Sprenger, 30, also broke the 200m breaststroke world record in the 2009 World Championships semifinals (he would win bronze), keeping it until Hungary’s Daniel Gyurta broke it in the 2012 Olympic final.
In London, Sprenger was beaten by South African Cameron van der Burgh by .47 for gold in the 100m breast, the Australian’s only career Olympic individual final.
Van der Burgh, however, broke a rule by doing multiple underwater dolphin kicks at the start of the race en route to a world record.
‘‘If you’re not doing it, you’re falling behind,” van der Burgh said in 2012, according to the Sydney Morning Herald. “It’s not obviously — shall we say — the moral thing to do, but I’m not willing to sacrifice my personal performance and four years of hard work for someone that is willing to do it and get away with it.
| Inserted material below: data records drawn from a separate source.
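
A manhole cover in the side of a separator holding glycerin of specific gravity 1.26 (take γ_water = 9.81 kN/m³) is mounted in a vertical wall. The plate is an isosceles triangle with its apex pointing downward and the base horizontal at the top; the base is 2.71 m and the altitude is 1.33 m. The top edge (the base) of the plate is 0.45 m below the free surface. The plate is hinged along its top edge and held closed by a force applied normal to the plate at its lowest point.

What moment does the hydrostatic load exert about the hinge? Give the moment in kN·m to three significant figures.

M ≈ 11.0 kN·m

γ = 1.26 × 9.81 = 12.3606 kN/m³.
With the apex down, the centroid sits h/3 = 1.33/3 = 0.443333 m below the base (the top edge), so the centroid depth is h_c = 0.45 + 0.443333 = 0.893333 m.
A = ½ × 2.71 × 1.33 = 1.80215 m².
Resultant F = γ·h_c·A = 12.3606 × 0.893333 × 1.80215 = 19.8996 kN.
I_c = b·h³/36 = 2.71 × 1.33³/36 = 0.177101 m⁴.
Centre of pressure: y_p = y_c + I_c/(y_c·A) = 0.893333 + 0.177101/(0.893333 × 1.80215) = 0.893333 + 0.110006 = 1.00334 m along the plane.
The resultant acts 0.443333 + 0.110006 = 0.553339 m (along the plate) below the hinge at the top edge, so the moment about the hinge is M = F × 0.553339 = 19.8996 × 0.553339 = 11.0112 kN·m.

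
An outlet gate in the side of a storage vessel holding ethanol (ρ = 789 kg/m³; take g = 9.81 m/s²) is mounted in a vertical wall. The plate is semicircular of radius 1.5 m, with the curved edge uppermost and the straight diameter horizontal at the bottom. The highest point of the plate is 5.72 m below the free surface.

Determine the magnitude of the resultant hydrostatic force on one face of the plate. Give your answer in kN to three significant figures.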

‘‘I think every single swimmer does that. At the point in time before the ’fly kick was legal [when swimmers weren’t allowed any dolphin kicks at all], [Japan’s four-time Olympic gold medallist Kosuke] Kitajama was doing it, and obviously the Americans were complaining.”
Sprenger, who relegated van der Burgh to silver at the 2013 Worlds, held no ill-will toward the South African, according to the Sydney Morning Herald.
“I know why he did it,” Sprenger said, according to the newspaper. “I understand at that point in time and even now probably, people are doing it all around the world. And they’re doing it because they think they can get away with it.
“I understand he was trying to even the playing field. I get that. But I believe that he would have been good enough to win an Olympic gold medal without that. I don’t think that’s what people need to focus on. I think if you take that out of the equation, I think he would have won at the end of the day.
“I know him well. He’s a friend of mine. And that’s why at the Olympics I didn’t kick up a stink. I could have done all sorts of things, taken it anywhere I wanted to take it.”
Sprenger was eliminated in the first-round heats of the 50m and 100m breast at the World Championships last August.
“The injury I sustained in 2014 really took a bigger toll on me than I thought it would,” Sprenger said, according to the Australia Olympic Committee. “After returning in 2015, after almost four months out of the water, I worked hard to get back what I had lost, but although I may have thought I wanted it, it wasn’t enough.
“Towards the end of 2015, my breaststroke just didn’t feel how it used to, and I became more and more frustrated.
“The Olympic gold is the only thing missing from my collection, but in this sport, if the mind and body are not perfectly in sync and focused beyond capacity, the performance will not come.
“Ultimately for me, I am not there anymore, and although I may be good enough to make the Olympic team, I can’t just be a number on a team, that is not who I am.”